You guys,
My older sister called me. Again.
We don’t typically speak on the phone but she’d been calling a lot lately. I kept waiting for her to ask for some information. Surely she needed something. But all I got was, “So how are things with you?”
Alexis and I are 17 months apart and shared a bedroom until she left for college. She preferred to sleep in pitch blackness while I was afraid of the dark. We argued nightly over how much to leave the door open “just a crack” so that light could spill in the tiniest bit from the hallway. Alexis preferred to listen to music as she fell asleep while I preferred silence. She played the Romeo and Juliet soundtrack for twelve months straight and fell asleep by Gavin Friday’s Angel. I listened all the way to the You & Me Song, which was somehow louder than any other track on the album, then continued my ceiling staring late into the night.
It was decided early on—but never spoken—that we would not share friends. I referred to anyone in the grade ahead of me as “my sister’s grade” and we mostly stayed out of each other’s way, unless we were playing field hockey, and even then our coach kept us on opposite sides of the field.
In our 20s she made comments that would stay with me for years:
“Not everyone needs to be the center of attention, Charlie.”
“You can’t call yourself a writer if you don’t get paid. If you don’t get paid it’s just a hobby.”
“My biggest fear is that you’ll write a book one day, and you’ll write things about me that aren’t true.”
These were the bubbles in my head whenever I thought of Alexis. I never talked to her about them and never planned to. I just held onto them, used them to justify our lack of a relationship.
But she kept calling. She kept checking in. She kept asking how I was, until one day I thought, Maybe I should tell Alexis how I feel.
Often when she calls, one or both of us has a toddler with us. Alexis had her daughter six months after my son was born so we hit parenthood at the same time. Today she called and we were both, magically, kid-less. Alexis spoke for 20 minutes about this and that, then asked how things were going with me. I said, “Actually, there is something I wanted to talk to you about…”
“...Char? Are you there?”
I was there. But I couldn’t speak without crying so I said nothing. This whole cry-when-I-initiate-a-hard-conversation thing was becoming a pattern. Finally it came out of me, unscripted yet planned for years.
I rattled off the quotes in my head about her, then she pulled her pistol and fired back something I’d once said to her, from moments I’d long forgotten. Alexis, it turned out, had her own bubbles in her head when she thought of me.
Years ago when I first wrote a blog, Alexis went through a breakup from a guy she had dated for 12 years. She called me, sad, and just wanted to talk.
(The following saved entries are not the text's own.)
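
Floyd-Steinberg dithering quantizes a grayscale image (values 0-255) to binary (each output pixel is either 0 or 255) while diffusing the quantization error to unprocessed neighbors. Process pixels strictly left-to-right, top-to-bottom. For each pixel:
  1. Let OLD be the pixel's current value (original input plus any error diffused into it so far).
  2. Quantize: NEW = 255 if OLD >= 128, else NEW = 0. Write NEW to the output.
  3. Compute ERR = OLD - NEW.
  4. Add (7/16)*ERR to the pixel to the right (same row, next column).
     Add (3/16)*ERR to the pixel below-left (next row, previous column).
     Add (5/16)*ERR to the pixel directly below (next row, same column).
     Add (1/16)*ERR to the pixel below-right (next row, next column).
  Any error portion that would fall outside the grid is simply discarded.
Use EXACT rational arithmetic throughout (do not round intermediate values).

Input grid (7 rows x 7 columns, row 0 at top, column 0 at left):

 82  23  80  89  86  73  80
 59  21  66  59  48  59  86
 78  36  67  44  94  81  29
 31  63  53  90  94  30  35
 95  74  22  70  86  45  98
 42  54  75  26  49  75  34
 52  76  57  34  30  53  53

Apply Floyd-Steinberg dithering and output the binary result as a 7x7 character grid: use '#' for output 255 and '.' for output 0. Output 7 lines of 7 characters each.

(0,0): OLD=82 → NEW=0, ERR=82
(0,1): OLD=471/8 → NEW=0, ERR=471/8
(0,2): OLD=13537/128 → NEW=0, ERR=13537/128
(0,3): OLD=277031/2048 → NEW=255, ERR=-245209/2048
(0,4): OLD=1101585/32768 → NEW=0, ERR=1101585/32768
(0,5): OLD=45984119/524288 → NEW=0, ERR=45984119/524288
(0,6): OLD=992977473/8388608 → NEW=0, ERR=992977473/8388608
(1,0): OLD=12245/128 → NEW=0, ERR=12245/128
(1,1): OLD=108755/1024 → NEW=0, ERR=108755/1024
(1,2): OLD=4153167/32768 → NEW=0, ERR=4153167/32768
(1,3): OLD=11789667/131072 → NEW=0, ERR=11789667/131072
(1,4): OLD=896069513/8388608 → NEW=0, ERR=896069513/8388608
(1,5): OLD=10565500121/67108864 → NEW=255, ERR=-6547260199/67108864
(1,6): OLD=92116041623/1073741824 → NEW=0, ERR=92116041623/1073741824
(2,0): OLD=2094017/16384 → NEW=0, ERR=2094017/16384
(2,1): OLD=81185627/524288 → NEW=255, ERR=-52507813/524288
(2,2): OLD=723893969/8388608 → NEW=0, ERR=723893969/8388608
(2,3): OLD=9248475273/67108864 → NEW=255, ERR=-7864285047/67108864
(2,4): OLD=34059522777/536870912 → NEW=0, ERR=34059522777/536870912
(2,5): OLD=1735666929395/17179869184 → NEW=0, ERR=1735666929395/17179869184
(2,6): OLD=25814312526037/274877906944 → NEW=0, ERR=25814312526037/274877906944
(3,0): OLD=437566129/8388608 → NEW=0, ERR=437566129/8388608
(3,1): OLD=5280936669/67108864 → NEW=0, ERR=5280936669/67108864
(3,2): OLD=46258388455/536870912 → NEW=0, ERR=46258388455/536870912
(3,3): OLD=232709803233/2147483648 → NEW=0, ERR=232709803233/2147483648
(3,4): OLD=47513539694257/274877906944 → NEW=255, ERR=-22580326576463/274877906944
(3,5): OLD=103806938444707/2199023255552 → NEW=0, ERR=103806938444707/2199023255552
(3,6): OLD=3212839460226109/35184372088832 → NEW=0, ERR=3212839460226109/35184372088832
(4,0): OLD=135350928447/1073741824 → NEW=0, ERR=135350928447/1073741824
(4,1): OLD=2974800547507/17179869184 → NEW=255, ERR=-1406066094413/17179869184
(4,2): OLD=10543148509533/274877906944 → NEW=0, ERR=10543148509533/274877906944
(4,3): OLD=243271442286351/2199023255552 → NEW=0, ERR=243271442286351/2199023255552
(4,4): OLD=2187629343215101/17592186044416 → NEW=0, ERR=2187629343215101/17592186044416
(4,5): OLD=71012350363438077/562949953421312 → NEW=0, ERR=71012350363438077/562949953421312
(4,6): OLD=1663393712568617467/9007199254740992 → NEW=255, ERR=-633442097390335493/9007199254740992
(5,0): OLD=18154748084169/274877906944 → NEW=0, ERR=18154748084169/274877906944
(5,1): OLD=159185871923395/2199023255552 → NEW=0, ERR=159185871923395/2199023255552
(5,2): OLD=2362346408640837/17592186044416 → NEW=255, ERR=-2123661032685243/17592186044416
(5,3): OLD=4710614695694905/140737488355328 → NEW=0, ERR=4710614695694905/140737488355328
(5,4): OLD=1198585210191802195/9007199254740992 → NEW=255, ERR=-1098250599767150765/9007199254740992
(5,5): OLD=4010806433974653219/72057594037927936 → NEW=0, ERR=4010806433974653219/72057594037927936
(5,6): OLD=51026873145362023853/1152921504606846976 → NEW=0, ERR=51026873145362023853/1152921504606846976
(6,0): OLD=3033334887756209/35184372088832 → NEW=0, ERR=3033334887756209/35184372088832
(6,1): OLD=66334251986846949/562949953421312 → NEW=0, ERR=66334251986846949/562949953421312
(6,2): OLD=735243315759254287/9007199254740992 → NEW=0, ERR=735243315759254287/9007199254740992
(6,3): OLD=3585975029739976273/72057594037927936 → NEW=0, ERR=3585975029739976273/72057594037927936
(6,4): OLD=3775462547727370451/144115188075855872 → NEW=0, ERR=3775462547727370451/144115188075855872
(6,5): OLD=1522472395963202012063/18446744073709551616 → NEW=0, ERR=1522472395963202012063/18446744073709551616
(6,6): OLD=31409062044974586987113/295147905179352825856 → NEW=0, ERR=31409062044974586987113/295147905179352825856
Row 0: ...#...
Row 1: .....#.
Row 2: .#.#...
Row 3: ....#..
Row 4: .#....#
Row 5: ..#.#..
Row 6: .......

Answer: ...#...
.....#.
.#.#...
....#..
.#....#
..#.#..
.......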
When she finished speaking I said, “That would make such a good opening for a blog post.”
In an actual blog post, I wrote that Alexis’ boyfriend had cheated on her, and that she would have cheated on him given the opportunity. After that, she told me she never would have cheated, ever, and I was not to write about her anymore without her permission.
It seemed, all these years, I only remembered the ways in which I had been the injured party. So I closed myself off, avoided confrontation, and my bubbles solidified into giant highway billboards until they were all I could see of my sister. But Alexis had been injured, too.
We both made apologies. We both defended ourselves. We listened. We vented. We agreed to have more conversations like this one.
But I can’t help but wonder as I write this, would Alexis feel misrepresented by what I’ve written here? Would she wonder why I can’t just leave her out of my stories? Would she tell me she did not listen to the Romeo & Juliet soundtrack for twelve months straight and then argue with me about creative liberties??
I don’t know, but at some point, before I publish a book and share what I’ve written with my family, I’m going to find out.
—
Until next week,
Charlie
"This whole cry-when-I-initiate-a-hard-conversation thing was becoming a pattern." The hard conversations are always, well, hard to have. I, too, find myself doing this.
I love this. I love this because it's such a different experience than my own, but yet moments still felt SO relatable. I laughed OUT LOUD at the 'That would be a great Blog Post...' As always, Tuesday's are more fun with your writing. Thank you!